For the first problem, Griffin will indeed rebuilt the function table with all the new entries and write it to the newly created section. The EXCEPTION_DIRECTORY entry on Data Directory is changed to point to the new function table address.
For the second problem, Griffin will create a function that I'll call mVirtualizedFunc. This function has the same prologue as the original and contains sequences of instructions in its body that I refer to as ‘gates’:
mVirtualizedFunc:
{{ PROLOGUE }}
...
call vm_enter_gate
jmp rax
...
call try_block_0_gate
jmp rax
...
call except_block_0_gate
jmp rax
...Whenever Griffin is about to enter the scope of a try block, for example, it will jump to its corresponding gate. The gate then transfers control to the first basic-block function or stub of the try block. To exit from the scope, Griffin will write the next location to rax, push the return address and ret. In the image below, we can see a scope enter, exit and the subsequent entry into another one:
So, how this solves our problem?
First, both the basic-block functions and the stubs have an additional UWOP_ALLOC_LARGE entry in their UnwindInfo structure, on top of the normal compiler-emitted unwind data. This UWOP_ALLOC_LARGE entry is responsible for adjusting RSP to skip over the Context during stack unwinding.

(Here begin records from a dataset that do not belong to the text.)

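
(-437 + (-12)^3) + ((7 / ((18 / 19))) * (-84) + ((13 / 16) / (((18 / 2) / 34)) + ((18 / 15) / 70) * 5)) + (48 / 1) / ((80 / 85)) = -6883409 / 2520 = -2731.51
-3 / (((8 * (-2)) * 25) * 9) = 1 / 1200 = 0.00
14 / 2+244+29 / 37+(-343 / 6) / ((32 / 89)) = 659173 / 7104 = 92.79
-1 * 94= -94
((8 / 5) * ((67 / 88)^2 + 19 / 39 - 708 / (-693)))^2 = 19495059533041 / 1745886542400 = 11.17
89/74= 1.20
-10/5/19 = -2/19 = -0.11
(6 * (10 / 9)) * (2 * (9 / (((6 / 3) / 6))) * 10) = 3600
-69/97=-0.71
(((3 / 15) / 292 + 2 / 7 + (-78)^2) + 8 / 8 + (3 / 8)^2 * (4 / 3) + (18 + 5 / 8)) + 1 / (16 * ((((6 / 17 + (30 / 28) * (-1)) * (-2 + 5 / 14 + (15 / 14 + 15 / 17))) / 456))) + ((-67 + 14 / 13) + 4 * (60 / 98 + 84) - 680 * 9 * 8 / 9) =809.05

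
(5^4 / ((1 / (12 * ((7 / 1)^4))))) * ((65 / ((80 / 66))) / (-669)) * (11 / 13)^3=-65911951875 / 75374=-874465.36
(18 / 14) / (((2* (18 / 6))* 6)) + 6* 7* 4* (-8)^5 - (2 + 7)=-154140923 / 28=-5505032.96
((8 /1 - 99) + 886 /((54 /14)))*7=26215 /27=970.93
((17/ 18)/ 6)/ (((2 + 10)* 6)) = 17/ 7776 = 0.00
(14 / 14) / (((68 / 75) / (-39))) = -2925 / 68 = -43.01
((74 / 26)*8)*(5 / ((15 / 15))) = 113.85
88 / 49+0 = 1.80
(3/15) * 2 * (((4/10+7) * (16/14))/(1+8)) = 592/1575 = 0.38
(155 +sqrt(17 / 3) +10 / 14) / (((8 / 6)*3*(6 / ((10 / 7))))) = 5*sqrt(51) / 252 +2725 / 294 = 9.41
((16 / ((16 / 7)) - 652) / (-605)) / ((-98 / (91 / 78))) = -43 / 3388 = -0.01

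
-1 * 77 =-77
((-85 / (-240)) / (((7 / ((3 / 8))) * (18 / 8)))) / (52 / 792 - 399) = -187 / 8846768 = -0.00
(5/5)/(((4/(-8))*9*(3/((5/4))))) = -5/54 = -0.09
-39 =-39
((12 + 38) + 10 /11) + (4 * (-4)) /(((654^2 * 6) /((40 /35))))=1257484864 /24700599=50.91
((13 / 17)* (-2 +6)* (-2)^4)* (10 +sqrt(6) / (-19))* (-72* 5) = -2995200 / 17 +299520* sqrt(6) / 323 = -173916.81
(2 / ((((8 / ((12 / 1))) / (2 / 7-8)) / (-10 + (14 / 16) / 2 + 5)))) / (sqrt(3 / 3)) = 5913 / 56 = 105.59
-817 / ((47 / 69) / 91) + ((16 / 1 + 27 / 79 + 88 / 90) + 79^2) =-102889.40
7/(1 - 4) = -7/3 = -2.33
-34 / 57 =-0.60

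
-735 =-735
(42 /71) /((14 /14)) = 42 /71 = 0.59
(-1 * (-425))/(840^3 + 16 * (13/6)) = 1275/1778112104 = 0.00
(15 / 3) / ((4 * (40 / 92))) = 23 / 8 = 2.88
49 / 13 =3.77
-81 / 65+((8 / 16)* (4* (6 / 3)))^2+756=50099 / 65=770.75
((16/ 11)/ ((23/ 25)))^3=64000000/ 16194277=3.95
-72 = -72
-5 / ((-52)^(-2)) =-13520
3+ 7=10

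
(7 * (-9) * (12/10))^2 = 142884/25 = 5715.36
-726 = -726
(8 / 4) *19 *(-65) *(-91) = 224770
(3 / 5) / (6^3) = 1 / 360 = 0.00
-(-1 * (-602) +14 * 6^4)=-18746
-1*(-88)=88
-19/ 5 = -3.80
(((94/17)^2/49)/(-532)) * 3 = -6627/1883413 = -0.00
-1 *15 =-15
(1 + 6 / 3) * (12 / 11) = 36 / 11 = 3.27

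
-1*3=-3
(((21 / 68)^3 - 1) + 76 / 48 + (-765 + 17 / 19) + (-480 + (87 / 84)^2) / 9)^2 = 4629882928706659614569881 / 6941252726639529984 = 667009.70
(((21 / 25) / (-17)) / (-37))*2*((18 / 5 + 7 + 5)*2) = 6552 / 78625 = 0.08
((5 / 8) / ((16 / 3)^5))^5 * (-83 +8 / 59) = -12944981286146334375 / 2450764117228438640666394267391885312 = -0.00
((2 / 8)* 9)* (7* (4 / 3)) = 21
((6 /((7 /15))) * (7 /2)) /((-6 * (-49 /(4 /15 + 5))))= 79 /98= 0.81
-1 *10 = -10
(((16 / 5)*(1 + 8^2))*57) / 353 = 11856 / 353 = 33.59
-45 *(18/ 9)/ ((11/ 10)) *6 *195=-1053000/ 11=-95727.27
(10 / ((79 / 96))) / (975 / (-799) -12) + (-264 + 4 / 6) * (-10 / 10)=218978570 / 834477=262.41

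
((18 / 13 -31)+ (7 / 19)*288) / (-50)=-18893 / 12350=-1.53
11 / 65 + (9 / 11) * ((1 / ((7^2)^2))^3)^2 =23181328997048536143106 / 136980580437104986296715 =0.17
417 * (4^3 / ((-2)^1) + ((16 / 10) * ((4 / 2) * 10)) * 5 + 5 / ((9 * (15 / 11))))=481913 / 9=53545.89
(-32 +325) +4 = 297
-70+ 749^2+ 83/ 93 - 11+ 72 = 52172339/ 93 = 560992.89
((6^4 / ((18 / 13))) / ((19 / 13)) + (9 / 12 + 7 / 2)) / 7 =92.10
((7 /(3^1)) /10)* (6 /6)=7 /30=0.23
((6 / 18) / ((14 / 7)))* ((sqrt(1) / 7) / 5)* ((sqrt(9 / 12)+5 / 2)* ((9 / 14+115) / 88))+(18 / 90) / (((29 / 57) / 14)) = 1619* sqrt(3) / 517440+82818179 / 15005760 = 5.52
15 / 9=5 / 3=1.67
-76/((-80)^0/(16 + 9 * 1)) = -1900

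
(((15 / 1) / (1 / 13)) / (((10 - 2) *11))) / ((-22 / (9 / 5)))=-351 / 1936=-0.18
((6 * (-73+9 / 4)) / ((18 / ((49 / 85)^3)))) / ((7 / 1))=-4756381 / 7369500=-0.65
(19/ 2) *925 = 17575/ 2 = 8787.50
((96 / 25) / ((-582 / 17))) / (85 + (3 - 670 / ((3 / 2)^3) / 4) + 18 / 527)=-1935144 / 662580325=-0.00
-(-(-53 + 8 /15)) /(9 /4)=-3148 /135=-23.32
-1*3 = -3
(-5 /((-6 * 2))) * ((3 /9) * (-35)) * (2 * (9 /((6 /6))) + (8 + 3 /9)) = -13825 /108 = -128.01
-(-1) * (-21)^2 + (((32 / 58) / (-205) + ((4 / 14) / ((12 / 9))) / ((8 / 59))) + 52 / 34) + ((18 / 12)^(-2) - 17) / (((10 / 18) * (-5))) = 25472176349 / 56596400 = 450.07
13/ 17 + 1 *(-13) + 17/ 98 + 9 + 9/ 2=1198/ 833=1.44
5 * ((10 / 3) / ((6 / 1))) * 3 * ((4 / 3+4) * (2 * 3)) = 800 / 3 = 266.67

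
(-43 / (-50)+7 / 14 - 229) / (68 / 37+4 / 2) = -210567 / 3550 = -59.31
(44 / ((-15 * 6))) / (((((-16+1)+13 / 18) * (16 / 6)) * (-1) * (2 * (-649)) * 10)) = 3 / 3032600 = 0.00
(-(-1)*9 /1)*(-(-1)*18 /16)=81 /8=10.12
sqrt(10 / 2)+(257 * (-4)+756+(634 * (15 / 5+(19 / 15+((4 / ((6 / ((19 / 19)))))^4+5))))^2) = 36003345.14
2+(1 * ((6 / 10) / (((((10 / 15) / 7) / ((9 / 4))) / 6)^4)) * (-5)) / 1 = -310065530851 / 256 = -1211193479.89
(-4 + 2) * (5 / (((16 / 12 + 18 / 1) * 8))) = -15 / 232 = -0.06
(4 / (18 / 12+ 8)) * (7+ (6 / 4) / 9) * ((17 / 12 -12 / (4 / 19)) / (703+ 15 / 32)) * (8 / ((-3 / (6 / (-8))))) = -1835584 / 3849381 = -0.48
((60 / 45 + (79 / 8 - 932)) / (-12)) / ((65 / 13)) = 22099 / 1440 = 15.35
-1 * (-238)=238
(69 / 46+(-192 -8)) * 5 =-1985 / 2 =-992.50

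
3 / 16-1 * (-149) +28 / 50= 59899 / 400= 149.75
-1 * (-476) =476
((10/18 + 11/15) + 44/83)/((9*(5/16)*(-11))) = -108704/1848825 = -0.06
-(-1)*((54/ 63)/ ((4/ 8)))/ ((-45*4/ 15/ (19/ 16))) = -19/ 112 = -0.17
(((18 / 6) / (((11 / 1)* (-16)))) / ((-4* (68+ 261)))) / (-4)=-0.00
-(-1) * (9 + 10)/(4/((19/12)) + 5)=361/143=2.52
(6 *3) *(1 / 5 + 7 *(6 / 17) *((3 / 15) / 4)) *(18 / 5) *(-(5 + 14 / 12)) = -10989 / 85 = -129.28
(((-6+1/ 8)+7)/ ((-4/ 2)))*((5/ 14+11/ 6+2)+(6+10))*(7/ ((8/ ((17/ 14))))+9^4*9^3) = -1738267977/ 32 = -54320874.28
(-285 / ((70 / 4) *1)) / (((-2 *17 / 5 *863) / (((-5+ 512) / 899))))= 144495 / 92324603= 0.00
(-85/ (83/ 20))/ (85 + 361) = -850/ 18509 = -0.05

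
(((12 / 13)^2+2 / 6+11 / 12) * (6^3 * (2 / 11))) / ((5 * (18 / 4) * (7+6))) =34104 / 120835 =0.28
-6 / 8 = -3 / 4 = -0.75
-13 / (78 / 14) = -7 / 3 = -2.33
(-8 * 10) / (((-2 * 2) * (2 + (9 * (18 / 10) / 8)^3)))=1280000 / 659441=1.94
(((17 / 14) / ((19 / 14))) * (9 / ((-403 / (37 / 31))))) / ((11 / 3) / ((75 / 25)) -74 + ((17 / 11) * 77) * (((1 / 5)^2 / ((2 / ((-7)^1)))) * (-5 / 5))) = 2547450 / 5994228851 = 0.00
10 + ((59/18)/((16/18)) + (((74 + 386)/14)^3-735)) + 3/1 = 190729901/5488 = 34753.99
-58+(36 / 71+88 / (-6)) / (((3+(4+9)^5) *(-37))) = -21214831999 / 365772972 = -58.00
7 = 7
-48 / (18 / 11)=-88 / 3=-29.33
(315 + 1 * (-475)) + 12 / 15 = -796 / 5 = -159.20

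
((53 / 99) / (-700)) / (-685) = 53 / 47470500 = 0.00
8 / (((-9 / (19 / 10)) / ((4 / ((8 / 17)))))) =-646 / 45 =-14.36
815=815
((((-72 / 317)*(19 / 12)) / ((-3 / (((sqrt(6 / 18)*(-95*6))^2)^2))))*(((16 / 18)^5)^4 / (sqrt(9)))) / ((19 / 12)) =12019990672149512380743680000 / 428219994502338492213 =28069662.38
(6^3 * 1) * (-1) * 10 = -2160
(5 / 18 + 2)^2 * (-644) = -270641 / 81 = -3341.25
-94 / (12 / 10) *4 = -940 / 3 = -313.33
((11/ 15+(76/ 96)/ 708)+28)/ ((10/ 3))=2441279/ 283200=8.62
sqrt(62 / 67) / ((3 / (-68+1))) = -sqrt(4154) / 3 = -21.48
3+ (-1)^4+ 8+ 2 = 14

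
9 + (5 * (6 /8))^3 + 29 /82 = 62.09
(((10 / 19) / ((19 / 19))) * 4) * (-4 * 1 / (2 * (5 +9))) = -40 / 133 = -0.30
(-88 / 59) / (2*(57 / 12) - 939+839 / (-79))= 13904 / 8763801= 0.00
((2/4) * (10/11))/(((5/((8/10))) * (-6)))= -2/165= -0.01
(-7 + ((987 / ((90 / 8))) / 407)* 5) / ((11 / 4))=-28924 / 13431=-2.15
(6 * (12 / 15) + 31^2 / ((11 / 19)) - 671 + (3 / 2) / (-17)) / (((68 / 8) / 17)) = 1858071 / 935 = 1987.24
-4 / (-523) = 4 / 523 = 0.01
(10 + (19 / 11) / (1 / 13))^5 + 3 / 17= 98580270173622 / 2737867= 36006230.46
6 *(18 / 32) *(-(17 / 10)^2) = -7803 / 800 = -9.75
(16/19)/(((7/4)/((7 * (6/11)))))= 1.84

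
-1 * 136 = -136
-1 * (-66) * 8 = 528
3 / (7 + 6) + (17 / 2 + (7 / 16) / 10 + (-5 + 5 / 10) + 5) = 19291 / 2080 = 9.27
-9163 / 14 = -1309 / 2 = -654.50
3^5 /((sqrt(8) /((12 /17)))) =729 * sqrt(2) /17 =60.64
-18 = -18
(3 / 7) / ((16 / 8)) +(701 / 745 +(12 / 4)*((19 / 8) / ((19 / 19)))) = 345451 / 41720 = 8.28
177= 177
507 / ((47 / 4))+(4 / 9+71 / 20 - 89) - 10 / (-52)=-4582241 / 109980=-41.66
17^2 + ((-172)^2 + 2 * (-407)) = 29059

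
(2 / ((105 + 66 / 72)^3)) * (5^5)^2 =33750000000 / 2053225511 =16.44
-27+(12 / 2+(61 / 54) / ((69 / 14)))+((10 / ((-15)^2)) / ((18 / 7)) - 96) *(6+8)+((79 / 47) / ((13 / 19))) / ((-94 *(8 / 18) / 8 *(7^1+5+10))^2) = -2767748010287387 / 2028354651180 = -1364.53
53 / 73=0.73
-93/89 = -1.04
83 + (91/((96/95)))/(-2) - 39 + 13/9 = 241/576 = 0.42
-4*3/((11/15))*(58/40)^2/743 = -7569/163460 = -0.05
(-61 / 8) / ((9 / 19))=-1159 / 72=-16.10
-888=-888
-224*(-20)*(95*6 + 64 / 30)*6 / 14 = 1098496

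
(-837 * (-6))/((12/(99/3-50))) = -14229/2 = -7114.50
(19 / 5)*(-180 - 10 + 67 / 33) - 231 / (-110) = -235021 / 330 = -712.18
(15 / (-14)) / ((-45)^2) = -0.00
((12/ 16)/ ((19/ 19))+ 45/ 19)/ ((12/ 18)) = 711/ 152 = 4.68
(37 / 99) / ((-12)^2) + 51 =727093 / 14256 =51.00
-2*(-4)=8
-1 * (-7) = 7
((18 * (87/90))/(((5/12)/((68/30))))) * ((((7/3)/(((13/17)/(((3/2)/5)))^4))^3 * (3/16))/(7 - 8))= -0.00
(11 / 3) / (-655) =-11 / 1965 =-0.01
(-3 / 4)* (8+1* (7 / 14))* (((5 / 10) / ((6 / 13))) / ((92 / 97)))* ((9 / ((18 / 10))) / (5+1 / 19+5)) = -2036515 / 562304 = -3.62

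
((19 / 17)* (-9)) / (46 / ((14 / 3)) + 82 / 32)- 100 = -2383852 / 23647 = -100.81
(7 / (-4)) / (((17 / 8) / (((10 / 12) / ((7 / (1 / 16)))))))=-5 / 816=-0.01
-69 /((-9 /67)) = 1541 /3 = 513.67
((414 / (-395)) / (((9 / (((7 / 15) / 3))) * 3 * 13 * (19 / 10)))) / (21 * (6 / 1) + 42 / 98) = -4508 / 2331315675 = -0.00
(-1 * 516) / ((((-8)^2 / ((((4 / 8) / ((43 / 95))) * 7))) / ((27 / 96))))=-17955 / 1024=-17.53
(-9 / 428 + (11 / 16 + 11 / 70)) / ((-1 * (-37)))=49351 / 2217040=0.02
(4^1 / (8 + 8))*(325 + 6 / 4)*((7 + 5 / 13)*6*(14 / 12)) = 54852 / 13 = 4219.38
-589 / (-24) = 589 / 24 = 24.54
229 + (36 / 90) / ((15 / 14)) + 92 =24103 / 75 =321.37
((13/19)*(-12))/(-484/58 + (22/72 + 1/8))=325728/313975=1.04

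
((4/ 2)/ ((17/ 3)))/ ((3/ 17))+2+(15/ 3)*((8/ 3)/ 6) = 56/ 9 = 6.22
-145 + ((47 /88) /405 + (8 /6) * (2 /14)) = -36126751 /249480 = -144.81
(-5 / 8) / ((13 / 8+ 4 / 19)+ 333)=-19 / 10179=-0.00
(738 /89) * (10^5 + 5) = 829254.94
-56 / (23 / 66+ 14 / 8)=-7392 / 277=-26.69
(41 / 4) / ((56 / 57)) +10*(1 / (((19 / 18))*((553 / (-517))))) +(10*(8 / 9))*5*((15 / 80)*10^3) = 8407189751 / 1008672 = 8334.91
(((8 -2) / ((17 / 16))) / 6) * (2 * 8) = 15.06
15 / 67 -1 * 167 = -11174 / 67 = -166.78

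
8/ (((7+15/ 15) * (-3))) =-1/ 3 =-0.33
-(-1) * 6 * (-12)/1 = -72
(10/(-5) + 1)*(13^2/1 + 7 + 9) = -185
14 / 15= 0.93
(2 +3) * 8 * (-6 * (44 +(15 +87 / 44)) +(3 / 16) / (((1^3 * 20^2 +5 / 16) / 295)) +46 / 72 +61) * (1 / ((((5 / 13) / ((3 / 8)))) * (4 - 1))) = -668441891 / 169092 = -3953.13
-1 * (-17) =17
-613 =-613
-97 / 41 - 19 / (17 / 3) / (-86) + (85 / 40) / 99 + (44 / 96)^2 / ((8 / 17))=-1.86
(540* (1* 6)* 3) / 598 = 4860 / 299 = 16.25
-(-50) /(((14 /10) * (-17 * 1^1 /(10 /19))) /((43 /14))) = -53750 /15827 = -3.40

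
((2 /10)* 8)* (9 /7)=72 /35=2.06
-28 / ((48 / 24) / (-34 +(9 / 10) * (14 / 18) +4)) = 2051 / 5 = 410.20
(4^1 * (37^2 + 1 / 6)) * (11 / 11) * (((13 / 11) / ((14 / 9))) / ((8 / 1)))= 320385 / 616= 520.11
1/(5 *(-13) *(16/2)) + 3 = 1559/520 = 3.00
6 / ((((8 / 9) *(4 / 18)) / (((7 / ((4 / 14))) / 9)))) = 1323 / 16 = 82.69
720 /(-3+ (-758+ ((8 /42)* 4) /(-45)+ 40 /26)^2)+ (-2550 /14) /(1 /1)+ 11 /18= -1975428470894396737 /10882075480739694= -181.53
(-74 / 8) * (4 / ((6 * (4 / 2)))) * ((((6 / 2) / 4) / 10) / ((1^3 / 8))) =-37 / 20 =-1.85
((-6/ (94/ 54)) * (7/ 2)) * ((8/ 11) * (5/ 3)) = -7560/ 517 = -14.62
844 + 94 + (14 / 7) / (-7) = 6564 / 7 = 937.71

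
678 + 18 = 696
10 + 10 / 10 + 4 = 15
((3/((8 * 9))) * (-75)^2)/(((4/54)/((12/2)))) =151875/8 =18984.38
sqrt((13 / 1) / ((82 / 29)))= sqrt(30914) / 82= 2.14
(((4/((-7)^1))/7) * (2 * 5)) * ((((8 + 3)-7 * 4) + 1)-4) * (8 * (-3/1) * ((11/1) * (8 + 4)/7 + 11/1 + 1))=-4147200/343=-12090.96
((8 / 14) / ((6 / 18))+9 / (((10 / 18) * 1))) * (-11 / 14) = -6897 / 490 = -14.08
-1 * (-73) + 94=167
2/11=0.18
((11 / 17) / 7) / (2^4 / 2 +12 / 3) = 11 / 1428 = 0.01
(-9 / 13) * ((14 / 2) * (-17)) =1071 / 13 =82.38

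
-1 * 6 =-6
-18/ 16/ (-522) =0.00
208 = 208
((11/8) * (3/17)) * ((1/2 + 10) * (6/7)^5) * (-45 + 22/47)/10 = -7193043/1370285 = -5.25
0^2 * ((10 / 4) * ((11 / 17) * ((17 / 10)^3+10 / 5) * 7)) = 0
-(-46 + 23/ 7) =299/ 7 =42.71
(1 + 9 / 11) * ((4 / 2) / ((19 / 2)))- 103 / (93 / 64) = -1370288 / 19437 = -70.50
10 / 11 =0.91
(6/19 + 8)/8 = 79/76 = 1.04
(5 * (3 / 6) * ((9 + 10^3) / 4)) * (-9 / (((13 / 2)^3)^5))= -185978880 / 51185893014090757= -0.00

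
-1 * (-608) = 608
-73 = -73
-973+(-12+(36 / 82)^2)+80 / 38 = -31386519 / 31939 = -982.70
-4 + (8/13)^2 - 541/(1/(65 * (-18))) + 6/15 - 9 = 534849323/845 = 632957.78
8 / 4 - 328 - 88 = -414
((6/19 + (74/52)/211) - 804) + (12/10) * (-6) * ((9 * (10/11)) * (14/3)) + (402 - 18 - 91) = -900733121/1146574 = -785.59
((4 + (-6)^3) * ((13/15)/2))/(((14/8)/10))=-11024/21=-524.95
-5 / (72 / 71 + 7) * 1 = -355 / 569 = -0.62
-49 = -49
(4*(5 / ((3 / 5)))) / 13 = 100 / 39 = 2.56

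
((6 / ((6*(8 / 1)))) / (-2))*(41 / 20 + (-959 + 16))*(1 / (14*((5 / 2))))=18819 / 11200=1.68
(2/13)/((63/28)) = 8/117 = 0.07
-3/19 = -0.16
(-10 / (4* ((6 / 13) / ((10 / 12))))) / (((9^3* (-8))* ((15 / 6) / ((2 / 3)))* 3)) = 65 / 944784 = 0.00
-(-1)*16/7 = 16/7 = 2.29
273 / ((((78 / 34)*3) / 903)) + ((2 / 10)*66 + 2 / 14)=1254132 / 35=35832.34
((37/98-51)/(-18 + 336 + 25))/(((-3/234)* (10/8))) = 773916/84035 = 9.21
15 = 15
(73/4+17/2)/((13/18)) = 963/26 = 37.04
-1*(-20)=20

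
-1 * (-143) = 143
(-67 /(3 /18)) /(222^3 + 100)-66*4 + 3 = -1427820015 /5470574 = -261.00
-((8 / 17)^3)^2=-262144 / 24137569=-0.01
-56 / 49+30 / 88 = -247 / 308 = -0.80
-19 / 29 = -0.66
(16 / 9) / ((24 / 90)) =20 / 3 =6.67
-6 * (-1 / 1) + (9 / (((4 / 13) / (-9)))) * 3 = -3135 / 4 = -783.75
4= 4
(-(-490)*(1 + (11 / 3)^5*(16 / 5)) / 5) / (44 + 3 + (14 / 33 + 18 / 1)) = 2779117418 / 874395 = 3178.33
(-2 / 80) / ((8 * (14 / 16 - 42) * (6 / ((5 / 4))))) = 1 / 63168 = 0.00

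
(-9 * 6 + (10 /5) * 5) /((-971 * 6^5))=11 /1887624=0.00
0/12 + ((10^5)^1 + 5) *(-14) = -1400070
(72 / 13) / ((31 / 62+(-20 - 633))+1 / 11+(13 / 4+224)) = -3168 / 243191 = -0.01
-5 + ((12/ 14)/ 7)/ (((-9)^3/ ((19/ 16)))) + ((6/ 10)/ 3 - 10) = -7049039/ 476280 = -14.80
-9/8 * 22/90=-11/40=-0.28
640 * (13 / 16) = 520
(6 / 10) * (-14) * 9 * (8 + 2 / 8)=-623.70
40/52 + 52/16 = 209/52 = 4.02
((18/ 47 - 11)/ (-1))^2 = 249001/ 2209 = 112.72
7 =7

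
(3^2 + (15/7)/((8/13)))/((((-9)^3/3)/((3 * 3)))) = -233/504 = -0.46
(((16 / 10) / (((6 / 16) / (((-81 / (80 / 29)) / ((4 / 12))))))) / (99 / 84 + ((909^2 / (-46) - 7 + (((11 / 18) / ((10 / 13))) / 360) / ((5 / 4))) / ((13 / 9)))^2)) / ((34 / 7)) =-0.00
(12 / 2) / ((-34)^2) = 0.01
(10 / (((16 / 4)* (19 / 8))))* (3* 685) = 41100 / 19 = 2163.16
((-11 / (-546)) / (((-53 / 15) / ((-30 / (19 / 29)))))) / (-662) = -23925 / 60663694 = -0.00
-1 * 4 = -4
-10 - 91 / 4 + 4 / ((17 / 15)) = -1987 / 68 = -29.22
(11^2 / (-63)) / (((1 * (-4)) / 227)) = 27467 / 252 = 109.00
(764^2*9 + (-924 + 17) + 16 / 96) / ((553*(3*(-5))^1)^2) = 31514143 / 412842150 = 0.08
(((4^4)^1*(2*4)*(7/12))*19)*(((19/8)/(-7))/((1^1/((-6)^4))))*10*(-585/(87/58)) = 38925619200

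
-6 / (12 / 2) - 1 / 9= -10 / 9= -1.11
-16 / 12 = -4 / 3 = -1.33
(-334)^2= 111556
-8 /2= -4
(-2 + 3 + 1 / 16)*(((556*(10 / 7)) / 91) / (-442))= -695 / 33124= -0.02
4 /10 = 2 /5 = 0.40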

Furthermore, if you pay attention, you’ll notice that Griffin overwrites the return address immediately after entering the try-block gate, using pop qword ptr [rsp+238h]. So, if a exception occour, the stack will unwind back to the return address and the RIP will end up on the jmp rax instruction, right after the try-block gate call. At this point, Griffin was already careful enough to emit a C_SCOPE_TABLE that encapsulates the try block-gate and that have the Handler field pointing to mHandler RVA.
After the handler execution, in this particular case, since it returns EXCEPTION_EXECUTE_HANDLER, execution will be dispatched to the except_block_0_gate call therefore entering the exception-block scope.